Some food manufacturers blame the big supermarkets for the higher price tags. A spokeswoman for United Biscuits, which owns the Jacob's cream cracker brand, said it had not seen any major rises in the price of base ingredients that could have led to such a huge rise. "We did raise the recommended retail price, but not by anything like as much as 50% and it is retailers that set the price anyway," she said. The price of wheat ? one of the main ingredients in cream crackers ? has fallen since reaching a high of almost $9 a bushel in early 2011.

Alun Griffiths of wine merchant Berry, Bros & Rudd said there was nothing on the supply side that could have led to a 14.2% increase in European red wine. "The government's VAT increase added 2.5% and increased duty on wine has added around 7%, but not as much as 14% to 15%. Wine producers know how tough the environment is and they have kept prices remarkably stable during the last year."
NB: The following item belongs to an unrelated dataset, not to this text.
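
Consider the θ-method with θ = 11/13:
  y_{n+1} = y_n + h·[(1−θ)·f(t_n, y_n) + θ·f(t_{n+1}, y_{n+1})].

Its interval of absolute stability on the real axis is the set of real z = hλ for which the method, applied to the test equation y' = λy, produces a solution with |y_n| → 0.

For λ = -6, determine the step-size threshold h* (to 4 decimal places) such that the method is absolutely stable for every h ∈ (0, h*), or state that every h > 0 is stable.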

A spokesman for Waitrose disputed the ONS findings: "Waitrose has made every effort to keep prices as low as possible this Christmas and has even reduced the price of some products ? for example, the essential Waitrose cream crackers cost 10% less than last year."

Philip Gooding of the Office for National Statistics said: "Our methodology means we collect prices from all over the country, from the supermarket chains to small retailers and tiny independents, so prices vary. It's very difficult for us to get a total cost for a Christmas meal because that depends on quantity and how much people eat. You wouldn't eat a kilo of back bacon, for example, or a bottle of red wine, white wine, fortified wine, and champagne. Well, I wouldn't."